The reasons for the discrepancy between fracture and osteotomy healing are not clear. Possibly, the presence of the rod may affect the healing process when at the same time the bone is exposed to pamidronate. It is also possible that the use of an oscillating saw for osteotomies interferes with bone healing by cauterizing bone ends, whereas osteoclasis neither disrupts the periosteum nor alters the bone ends. In addition, the more rapid healing of the fibula may have further delayed tibial osteotomy healing by acting as a splint, thus disturbing apposition of the tibial bone ends. Thus, the etiology of delayed osteotomy healing after the start of pamidronate therapy may be multifactorial, with interplay between drug, mechanical, and surgical factors. This topic clearly warrants further investigation.
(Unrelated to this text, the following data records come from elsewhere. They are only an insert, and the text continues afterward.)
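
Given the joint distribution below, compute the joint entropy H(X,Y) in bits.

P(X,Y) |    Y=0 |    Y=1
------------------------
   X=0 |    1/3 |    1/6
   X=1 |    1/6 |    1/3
1.9183 bits

Joint entropy is H(X,Y) = -Σ_{x,y} p(x,y) log p(x,y).

Summing over all non-zero entries:
H(X,Y) = -[1/3·log_2(1/3) + 1/6·log_2(1/6) + 1/6·log_2(1/6) + 1/3·log_2(1/3)]
H(X,Y) = 1.9183 bits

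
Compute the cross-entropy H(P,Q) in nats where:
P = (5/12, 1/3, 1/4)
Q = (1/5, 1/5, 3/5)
1.3348 nats

Cross-entropy: H(P,Q) = -Σ p(x) log q(x)

Alternatively: H(P,Q) = H(P) + D_KL(P||Q)
H(P) = 1.0776 nats
D_KL(P||Q) = 0.2572 nats

H(P,Q) = 1.0776 + 0.2572 = 1.3348 nats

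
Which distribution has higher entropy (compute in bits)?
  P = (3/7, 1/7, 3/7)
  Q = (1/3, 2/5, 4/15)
Q

Computing entropies in bits:
H(P) = 1.4488
H(Q) = 1.5656

Distribution Q has higher entropy.

Intuition: The distribution closer to uniform (more spread out) has higher entropy.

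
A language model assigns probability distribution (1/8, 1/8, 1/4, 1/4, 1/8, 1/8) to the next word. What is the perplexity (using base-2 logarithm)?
5.6569

Perplexity is 2^H (or exp(H) for natural log).

First, H = -Σ p log p = 2.5000 bits
Perplexity = 2^2.5000 = 5.6569

Interpretation: The model's uncertainty is equivalent to choosing uniformly among 5.7 options.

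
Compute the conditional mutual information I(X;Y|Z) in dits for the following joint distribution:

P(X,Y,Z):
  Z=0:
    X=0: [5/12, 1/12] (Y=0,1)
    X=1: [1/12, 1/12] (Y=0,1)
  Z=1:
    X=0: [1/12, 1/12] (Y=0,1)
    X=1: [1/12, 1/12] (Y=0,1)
0.0148 dits

Conditional mutual information: I(X;Y|Z) = H(X|Z) + H(Y|Z) - H(X,Y|Z)

H(Z) = 0.2764
H(X,Z) = 0.5396 → H(X|Z) = 0.2632
H(Y,Z) = 0.5396 → H(Y|Z) = 0.2632
H(X,Y,Z) = 0.7879 → H(X,Y|Z) = 0.5115

I(X;Y|Z) = 0.2632 + 0.2632 - 0.5115 = 0.0148 dits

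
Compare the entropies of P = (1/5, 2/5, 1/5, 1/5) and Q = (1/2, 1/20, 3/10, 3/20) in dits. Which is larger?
P

Computing entropies in dits:
H(P) = 0.5786
H(Q) = 0.4960

Distribution P has higher entropy.

Intuition: The distribution closer to uniform (more spread out) has higher entropy.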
In this study, neither the duration of pamidronate therapy nor the timing of drug administration in relation to the osteotomy influenced outcome. This observation is in contrast to animal studies,(8), (9) which suggested that there is a critical period after an osteotomy when bisphosphonates are more likely to delay bone healing. Our observations may indicate that the timing of pamidronate administration does not play a significant role in osteotomy healing in children with OI. However, it must be noted that, in this study, pamidronate was given every 4 months, regardless of surgical interventions. It is therefore also possible that any administration of pamidronate within the 4-month cycle interval is sufficient to interfere with healing.
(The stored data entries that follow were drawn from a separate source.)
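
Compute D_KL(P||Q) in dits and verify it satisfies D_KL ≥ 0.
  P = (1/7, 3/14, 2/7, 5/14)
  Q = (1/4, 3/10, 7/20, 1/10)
0.1062 dits

KL divergence satisfies the Gibbs inequality: D_KL(P||Q) ≥ 0 for all distributions P, Q.

D_KL(P||Q) = Σ p(x) log(p(x)/q(x))
Term by term:
  x=0: 1/7 × log_10[(1/7)/(1/4)] = -0.0347
  x=1: 3/14 × log_10[(3/14)/(3/10)] = -0.0313
  x=2: 2/7 × log_10[(2/7)/(7/20)] = -0.0252
  x=3: 5/14 × log_10[(5/14)/(1/10)] = 0.1974
D_KL(P||Q) = 0.1062 dits

D_KL(P||Q) = 0.1062 ≥ 0 ✓

This non-negativity is a fundamental property: relative entropy cannot be negative because it measures how different Q is from P.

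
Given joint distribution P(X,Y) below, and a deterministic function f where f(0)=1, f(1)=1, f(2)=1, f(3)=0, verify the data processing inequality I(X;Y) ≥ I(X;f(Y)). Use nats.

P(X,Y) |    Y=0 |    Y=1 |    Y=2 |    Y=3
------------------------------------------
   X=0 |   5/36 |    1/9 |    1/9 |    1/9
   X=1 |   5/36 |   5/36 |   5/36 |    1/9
I(X;Y) = 0.0015, I(X;f(Y)) = 0.0004, inequality holds: 0.0015 ≥ 0.0004

Data Processing Inequality: For any Markov chain X → Y → Z, we have I(X;Y) ≥ I(X;Z).

Here Z = f(Y) is a deterministic function of Y, forming X → Y → Z.

Original I(X;Y) = 0.0015 nats

After applying f:
P(X,Z) where Z=f(Y):
- P(X,Z=0) = P(X,Y=3)
- P(X,Z=1) = P(X,Y=0) + P(X,Y=1) + P(X,Y=2)

I(X;Z) = I(X;f(Y)) = 0.0004 nats

Verification: 0.0015 ≥ 0.0004 ✓

Information cannot be created by processing; the function f can only lose information about X.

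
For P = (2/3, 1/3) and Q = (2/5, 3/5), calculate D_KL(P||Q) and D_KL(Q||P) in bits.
D_KL(P||Q) = 0.2086, D_KL(Q||P) = 0.2140

KL divergence is not symmetric: D_KL(P||Q) ≠ D_KL(Q||P) in general.

D_KL(P||Q) = 0.2086 bits
D_KL(Q||P) = 0.2140 bits

No, they are not equal!

This asymmetry is why KL divergence is not a true distance metric.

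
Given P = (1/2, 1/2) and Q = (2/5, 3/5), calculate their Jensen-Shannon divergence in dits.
0.0022 dits

Jensen-Shannon divergence is:
JSD(P||Q) = 0.5 × D_KL(P||M) + 0.5 × D_KL(Q||M)
where M = 0.5 × (P + Q) is the mixture distribution.

M = 0.5 × (1/2, 1/2) + 0.5 × (2/5, 3/5) = (9/20, 11/20)

D_KL(P||M) = 0.0022 dits
D_KL(Q||M) = 0.0022 dits

JSD(P||Q) = 0.5 × 0.0022 + 0.5 × 0.0022 = 0.0022 dits

Unlike KL divergence, JSD is symmetric and bounded: 0 ≤ JSD ≤ log(2).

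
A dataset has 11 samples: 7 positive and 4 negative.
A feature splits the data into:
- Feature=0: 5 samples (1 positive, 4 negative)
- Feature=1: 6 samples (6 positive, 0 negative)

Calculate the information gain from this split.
0.6175 bits

Information Gain = H(Y) - H(Y|Feature)

Before split:
P(positive) = 7/11 = 0.6364
H(Y) = 0.9457 bits

After split:
Feature=0: H = 0.7219 bits (weight = 5/11)
Feature=1: H = 0.0000 bits (weight = 6/11)
H(Y|Feature) = (5/11)×0.7219 + (6/11)×0.0000 = 0.3281 bits

Information Gain = 0.9457 - 0.3281 = 0.6175 bits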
With regard to fracture healing, we found that better mobility status increased the risk for delayed healing during pamidronate treatment, whereas pamidronate by itself had no independent effect. This suggests that weight bearing on abnormal OI bone adversely affected healing.
Limitations of this study include the fact that this is an uncontrolled observational trial, and therefore, comparisons are limited to historical controls. Details in clinical management other than medical treatment may therefore have differed between the pre-pamidronate and the pamidronate-treated groups. Also, follow-up radiographs were not obtained systematically, but mostly as required for clinical management. This may have introduced bias, because normal healing is less likely to lead to radiographic studies than delayed bone healing.
Despite these limitations, it seems prudent to devise strategies that minimize the chances of delayed healing in OI patients receiving pamidronate. A longer pamidronate-free period around the time of intramedullary rodding procedures may be required. Altering surgical and rehabilitative techniques by avoiding the use of oscillating saws for osteotomies and extending the non-weight-bearing period after a fracture/osteotomy might also prove beneficial in improving bone healing. However, it must be acknowledged that there are no data to show that any of these proposed measures are effective in reducing the risk of delayed healing.
In summary, this report suggests that pamidronate is associated with delayed osteotomy healing in children and adolescents with moderate to severe OI and that better mobility is associated with a higher risk of having a delay in fracture healing.